Il cinismo, e sia detto senza offesa (la politica è cinica per definizione e proprio il capo di gabinetto di Draghi, Antonio Funiciello, ha scritto un libro per spiegarlo). Ha rinunciato a entrare nel governo, dove assieme a Lega e Forza Italia sarebbe stata maggioranza nella maggioranza e avrebbe spostato a destra la barra del programma, preferendo incassare in monopolio la rendita che arriva a chi sta all'opposizione, specie quando chi comanda è chiamato a fare scelte difficili. Il comodo ruolo antigovernativo e anti-Ue che la Lega non intende più svolgere e che nella scorsa legislatura ha fatto la fortuna dei Cinque Stelle. Il cui viaggio verso lo sprofondo è iniziato proprio quando hanno buttato la coerenza nell'inceneritore. Una scommessa sull'incapacità di Draghi di risollevare l'Italia, in parole povere. Sinora ha funzionato. La sera del 12 febbraio, dopo che il premier aveva annunciato l'elenco dei ministri, c'era un solo leader del centrodestra felice ed era lei. Matteo Salvini e Silvio Berlusconi subivano l'onta di una squadra sbilanciata a sinistra e troppo simile alla precedente. Dove stavano i migliori? La grande svolta dov' era?

 

 

 

 

I successivi passi del governo hanno confermato la bontà dell'investimento. La zuffa per i posti da sottosegretario ha dimostrato che la maggioranza è un'accozzaglia rancorosa, il colpo d'ala di Draghi ancora non s' è visto. Anzi, ogni segnale arrivato sinora, dal mancato siluramento di Domenico Arcuri alla conferma delle chiusure serali, porta il marchio della continuità con il secondo governo Conte. La pensano così pure gli italiani. Tanto che Fdi, nel sondaggio fatto dall'istituto Swg per La7, ha guadagnato 1,3 punti in una settimana ed è ormai a un passo dal Pd: 17,5% delle intenzioni di voto contro 18,3%. Scende il partito di Nicola Zingaretti e scende la Lega, pur restando la prima forza al 23,1%. La Giorgia coerente e cinica toglie elettori agli alleati del Carroccio, ma saccheggia pure la necropoli grillina. Alle elezioni del 2018 lei prese il 4,4% e Luigi Di Maio il 32,7%; dopo tre anni in cui sono stati lei sempre all'opposizione e lui sempre in poltrona, lei lo guarda dall'alto in basso, un divario di due punti che può diventare voragine.

 

 

 

Tanto da rendere credibile ciò che un mese fa pareva impossibile, l'affronto finale ai suoi odiatori: Fdi primo partito del Paese (e la Meloni presidente virtuale del Consiglio, ma per questo c'è tempo). Paolo Natale, politologo alla Statale di Milano e consulente dell'istituto di sondaggi Ipsos, lo ha spiegato ieri al quotidiano economico Italia oggi: «I primi dati dicono che continua a salire, è proiettata a scalzare il Pd, che non riesce a sfondare quota 20%, e non è escluso che diventi primo partito. Se il governo Draghi non riuscirà a gestire la crisi così che in estate l'epidemia si spenga e inizi la ripresa economica, per la Meloni si aprono grandi spazi».
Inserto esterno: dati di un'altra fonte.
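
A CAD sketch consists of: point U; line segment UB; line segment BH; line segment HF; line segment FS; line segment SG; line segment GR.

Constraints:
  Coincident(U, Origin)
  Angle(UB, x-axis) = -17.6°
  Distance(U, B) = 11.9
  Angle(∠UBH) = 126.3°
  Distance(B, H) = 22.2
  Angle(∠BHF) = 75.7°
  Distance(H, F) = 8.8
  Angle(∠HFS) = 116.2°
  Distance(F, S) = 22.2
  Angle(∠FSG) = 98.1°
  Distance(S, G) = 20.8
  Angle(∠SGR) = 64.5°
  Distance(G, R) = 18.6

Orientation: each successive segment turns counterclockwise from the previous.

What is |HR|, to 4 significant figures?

13.34

∠FSG = 98.1° gives SG at -73.90° from the x-axis; with |SG| = 20.8, G = (8.019, -13.99). ∠SGR = 64.5° gives GR at 41.60° from the x-axis; with |GR| = 18.6, R = (21.93, -1.644). Then |HR| = |R − H| = 13.34.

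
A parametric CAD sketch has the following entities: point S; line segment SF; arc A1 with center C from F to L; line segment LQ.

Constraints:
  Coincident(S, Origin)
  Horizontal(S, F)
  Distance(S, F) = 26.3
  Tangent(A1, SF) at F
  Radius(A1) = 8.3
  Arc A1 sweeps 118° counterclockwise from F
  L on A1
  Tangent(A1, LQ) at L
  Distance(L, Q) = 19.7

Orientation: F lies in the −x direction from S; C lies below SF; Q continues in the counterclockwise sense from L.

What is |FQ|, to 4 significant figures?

29.65

S is at the origin; S and F share the same y with |SF| = 26.3 and F on the −x side, so F = (-26.30, 0.000). A1 meets SF tangentially, so CF is at right angles to SF, so C = F + (0, -8.3) = (-26.30, -8.300). On A1, F sits at bearing 90° from C; a 118° counterclockwise sweep puts L at bearing 208°, so L = C + 8.3·(cos 208°, sin 208°) = (-33.63, -12.20). A1 meets LQ tangentially, so CL is at right angles to LQ, so LQ runs along (−sin 208°, cos 208°); with |LQ| = 19.7, Q = (-24.38, -29.59). Then |FQ| = |Q − F| = 29.65.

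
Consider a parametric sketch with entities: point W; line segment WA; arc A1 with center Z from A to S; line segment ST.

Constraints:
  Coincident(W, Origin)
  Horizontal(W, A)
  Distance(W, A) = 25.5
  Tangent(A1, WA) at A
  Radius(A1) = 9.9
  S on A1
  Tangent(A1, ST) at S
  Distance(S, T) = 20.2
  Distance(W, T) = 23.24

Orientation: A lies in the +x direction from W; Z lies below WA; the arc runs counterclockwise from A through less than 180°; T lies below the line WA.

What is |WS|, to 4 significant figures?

17.66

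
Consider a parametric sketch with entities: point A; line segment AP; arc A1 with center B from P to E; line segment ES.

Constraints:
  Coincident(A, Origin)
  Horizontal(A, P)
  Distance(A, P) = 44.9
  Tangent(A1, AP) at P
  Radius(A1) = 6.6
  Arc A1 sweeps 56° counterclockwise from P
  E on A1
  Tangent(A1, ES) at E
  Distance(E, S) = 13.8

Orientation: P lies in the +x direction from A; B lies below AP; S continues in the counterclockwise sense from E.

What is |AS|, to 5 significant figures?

34.807

A is at the origin; A and P share the same y with |AP| = 44.9 and P on the +x side, so P = (44.900, 0.0000). A1 meets AP tangentially, so BP is at right angles to AP, so B = P + (0, -6.6) = (44.900, -6.6000). On A1, P sits at bearing 90° from B; a 56° counterclockwise sweep puts E at bearing 146°, so E = B + 6.6·(cos 146°, sin 146°) = (39.428, -2.9093). Since A1 is tangent to ES there, BE ⟂ ES, so ES runs along (−sin 146°, cos 146°); with |ES| = 13.8, S = (31.711, -14.350). Then |AS| = |S − A| = 34.807.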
E qui finisce, appunto, il racconto fatto nel modo facile. Perché poi c'è l'altra storia, nella quale il leader che dalla borgata si sta arrampicando verso palazzo Chigi lascia il posto a una persona meno calcolatrice e più umana. Che è preoccupata, perché vorrebbe far crescere la sua creatura senza correre troppo, sapendo che la classe dirigente di Fdi non è ancora all'altezza di simili responsabilità. Che ha confidato di essere rimasta colpita dalla telefonata che le ha fatto Draghi dopo gli insulti vomitati da Giovanni Gozzini, al punto da farle dire che con l'ex presidente della Bce, pur nella distinzione dei ruoli, ha avvertito «una certa intesa».

L'unico politico italiano disposto a indossare la maglia dei garantisti per chiedere pubblicamente a Marta Cartabia, ministro della Giustizia, come mai l'abolizione della prescrizione dopo il primo grado, barbarie voluta da Alfonso Bonafede, non sia stata ancora sospesa. «Proprio lei, l'erede del vecchio partito fascista, la figlia di Almirante, la portabandiera della destra estrema, la nemica di tante battaglie», ha annotato da sinistra, un po' basito, il direttore del Riformista, Piero Sansonetti.